= DT-Manie =

Set of rules that addresses a problem in the correct spelling of Dutch

DT-Manie is a set of rules that addresses a problem in the correct spelling of Dutch.

==Background==

Dutch writers face a problem in determining the correct verb endings. Should they write ‘d’, ‘dd’, ‘t’, ‘tt’ or ‘dt’? This cannot be made out by the sound of the spoken word; antwoord and antwoordt sound the same, and so do antwoorden and antwoordden. This caused numerous problems in schools and when writing official correspondence, for instance job applications, owing to the bad impression made by failure to apply the correct spelling.

As can be seen in these examples, the endings of these Dutch verbs alter according to the tense, person, number etc., and it was this rule that gave rise to spelling difficulties for children and adults alike as 'd', 'dt', and 't' in final positions are all pronounced as /t/.
1. ik antwoord (I answer),
2. jij antwoordt (you answer),
3. antwoord jij? (answer you = do you answer?),
4. hij/zij antwoordt (he/she answers),
5. ik/jij/hij heb/heeft geantwoord (I / you / he have / has answered),
6. ik/jij/hij antwoordde (I / you / he answered; dd pronounced as /d/),
7. antwoord! (answer!),
8. antwoordt! (answer! said to more than one person - archaic),
9. antwoorden (to answer; d pronounced as /d/),
10. de beantwoorde vraag (the answered question; d pronounced as /d/).
11. The situation was further complicated in the archaic language:
  - gij hadt geantwoord (thou hadst answered; gij is now mostly used regionally or in biblical language)
  - dat hij antwoorde! (that he may answer; the subjunctive is now usually restricted to set idioms)

==Solution==
A solution was found in the Department of Linguistics at K.U.Leuven, in 1991 by Jeannine Beeken. She developed a minimal set of rules giving the enquirer the opportunity to answer only a few questions to identify the correct ending. As a visualised algorithm, DT-Manie always gives the user the correct answer, as long as all of the yes/no-questions are answered correctly. It gives all the correct spellings for each Dutch verb for all moods, tenses, persons and numbers. It presents a simple solution for the most notorious spelling problem in Dutch, i.e. how to spell verbs ending in /t/, which is also known as the ‘DT rule’.

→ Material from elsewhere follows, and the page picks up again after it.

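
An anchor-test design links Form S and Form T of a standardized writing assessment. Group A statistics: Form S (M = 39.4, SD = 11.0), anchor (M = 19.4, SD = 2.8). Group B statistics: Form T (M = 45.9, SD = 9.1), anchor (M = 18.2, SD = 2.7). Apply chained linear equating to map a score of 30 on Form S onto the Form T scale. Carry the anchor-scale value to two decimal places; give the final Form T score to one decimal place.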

DT-Manie Booklet p.3. 1992.

==Media interest==
A leaflet called ‘DT Mania’ was printed for more than 100,000 Flemish secondary-school pupils. When the spelling algorithm was announced in the 8 o’clock news, however, thousands of people phoned in to obtain one or more copies of the leaflet, resulting in a breakdown of the phone system in the whole city of Leuven. Because the hospitals, fire brigade and police etc. could no longer be reached by phone, a special news edition was broadcast later that evening, asking people to dial two phone numbers only, which had been specially set up for the occasion. During the first week of its appearance, more than half a million copies were posted free of charge.

==Bibliography==
- BEEKEN, J. (1990, 1991) DT-Manie: een spellingsalgoritme voor werkwoordsvormen (DT-Manie: a spelling algorithm for forms of verbs), 14/11, Eekhoutcentrum Kortrijk.
- BEEKEN, J. & D. SPEELMAN (1995) DT-Manie 1.0 (software), Wolters, Leuven.
- DRIESSENS, Koen. (1992) 'Het is beter de regels te kennen dan ze te wijzigen', Het Belang Van Limburg, 8 Mei, p. 43.
- D, W. (1992) 'Handig vouwblaadje moet dt-fouten uitroeien De theedrinker leest DT-manie', Het Volk/DNG, p. 7.
- S.(1992) 'DT-Manie', Klasse. No.25 Mei, p. 34.